Surtout, pour lui, la question des motivations de l'attaque se pose et ne fait pas forcément pencher la balance en faveur d'une origine américaine. Washington n'a, en effet, pas d'intérêt évident à espionner l'un de ces principaux alliés. En revanche, "de telles attaques peuvent servir à créer des incidents diplomatiques et l'utilisation d'un virus qui porte aussi clairement la marque made in USA est une bonne manière pour y parvenir", souligne Guillaume Lovet.
Est-ce que l’utilisation de Facebook pour tromper sa victime est courante dans ce genre d’affaires ?
G. L. : C’est probablement moins courant que le mail, mais elle s’explique aisément. Sur Facebook, la frontière entre le monde professionel et le monde personnel est de plus en plus floue et on fait de moins en moins attention à qui on ajoute comme “ami”. Ensuite, comme c’est un réseau social, c’est une interface idéale pour gagner la confiance de sa victime.
Donc, dans cette histoire, la faille est d’origine humaine ?
G.L. : Je suis un fervent opposant de cette théorie qui veut que l’homme est systématiquement le maillon faible dans les affaires de cybercriminalité. Le “social engineering” peut, de nos jours, être très élaboré et personne, pas même un expert, n’est à l’abri.
Dans l’affaire GhostNet [un réseau de cyberespionnage en 2009 qui visait prioritairement les partisans du Dalaï-Lama, NDLR], les techniques d’approche des pirates informatiques ont permis d’envoyer des mails infectés qui semblaient à chaque fois provenir de personnes de confiance, avec des textes qui étaient cohérents et des documents joints qui paraissaient tout à fait légitimes. Il y a un moment donné où il n’y a objectivement pas de raison de se méfier !

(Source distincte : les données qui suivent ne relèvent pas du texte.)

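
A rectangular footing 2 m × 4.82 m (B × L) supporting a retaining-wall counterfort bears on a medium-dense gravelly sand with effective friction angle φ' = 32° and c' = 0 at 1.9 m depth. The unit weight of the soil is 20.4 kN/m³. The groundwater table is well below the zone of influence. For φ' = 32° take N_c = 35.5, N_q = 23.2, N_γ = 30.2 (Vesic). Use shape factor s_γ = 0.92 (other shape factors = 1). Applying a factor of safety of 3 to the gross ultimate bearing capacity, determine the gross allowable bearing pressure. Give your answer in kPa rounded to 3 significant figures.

q_all ≈ 489 kPa

Effective surcharge at the founding depth q = γ·D_f = 20.4 × 1.9 = 38.76 kPa.
q_ult = q·N_q + 0.5·γ·B·N_γ·s_γ
     = 38.76 × 23.2 + 0.5 × 20.4 × 2 × 30.2 × 0.92
     = 899.23 + 566.79 = 1466 kPa.
q_all = q_ult / FS = 1466 / 3 = 488.68 kPa.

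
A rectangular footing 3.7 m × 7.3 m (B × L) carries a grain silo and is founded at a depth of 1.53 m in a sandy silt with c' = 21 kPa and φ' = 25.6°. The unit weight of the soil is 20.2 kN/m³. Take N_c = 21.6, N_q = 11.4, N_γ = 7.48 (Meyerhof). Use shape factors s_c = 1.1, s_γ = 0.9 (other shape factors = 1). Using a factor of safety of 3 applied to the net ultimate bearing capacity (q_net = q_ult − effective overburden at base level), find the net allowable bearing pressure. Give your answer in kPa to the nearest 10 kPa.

Effective surcharge at the founding depth q = γ·D_f = 20.2 × 1.53 = 30.906 kPa.
q_ult = c·N_c·s_c + q·N_q + 0.5·γ·B·N_γ·s_γ
     = 21 × 21.6 × 1.1 + 30.906 × 11.4 + 0.5 × 20.2 × 3.7 × 7.48 × 0.9
     = 498.96 + 352.33 + 251.57 = 1102.9 kPa.
Net ultimate: q_net = 1102.9 − 30.906 = 1072 kPa.
q_all(net) = 1072 / 3 = 357.32 kPa.

q_all(net) ≈ 360 kPa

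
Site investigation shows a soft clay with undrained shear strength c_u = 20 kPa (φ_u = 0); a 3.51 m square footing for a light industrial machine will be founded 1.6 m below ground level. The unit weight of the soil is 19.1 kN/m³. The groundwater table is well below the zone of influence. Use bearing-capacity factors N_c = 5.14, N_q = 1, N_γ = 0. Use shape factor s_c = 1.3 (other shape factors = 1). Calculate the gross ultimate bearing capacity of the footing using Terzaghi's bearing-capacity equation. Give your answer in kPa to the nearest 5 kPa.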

Si l’erreur n’est pas humaine, qui porte la responsabilité dans cette affaire ?
G.L. : La technologie doit prendre le relais des limites naturelles de l’homme. On ne connaît évidement pas tous les détails, mais la sécurité informatique de l’Élysée n’était clairement pas à la hauteur.
Je me demande, notamment, comment l’employé en question a pu se connecter à un faux site de l’Élysée sans que son navigateur indique qu’il n’était pas authentique. Il existe pourtant des outils qui permettent d’identifier l’auteur d’un site. Toutes les personnes qui disposent de ce genre de code d’accès devrait avoir sur leur poste de travail comme chez eux ce genre de défense intégrée à leur navigateur internet.
Par ailleurs, une fois que les cybercriminels ont récupéré les identifiants, cela ne signifie pas pour autant qu’ils doivent avoir libre accès aux ordinateurs d’autres employés de l’Élysée. Encore une fois, on ne sait pas exactement comment ça s’est passé, mais un bon système de sécurité informatique suppose un grand nombre de couches de défense. Si, prises séparément, elles ont toutes forcément des failles, elles doivent permettre de colmater ensemble la plupart des brèches informatiques. À voir le résultat dans cette affaire, on peut se demander si c'était le cas à l'Élysée à cette époque.
Pensez-vous que cette affaire donne une mauvaise image de la sécurité informatique made in France ?
G.L. : Ne nous y trompons pas : la France est, avec quelques autres pays comme les États-Unis, Israël ou encore la Grande-Bretagne, parmi les pays les plus en pointe en matière de sécurité informatique.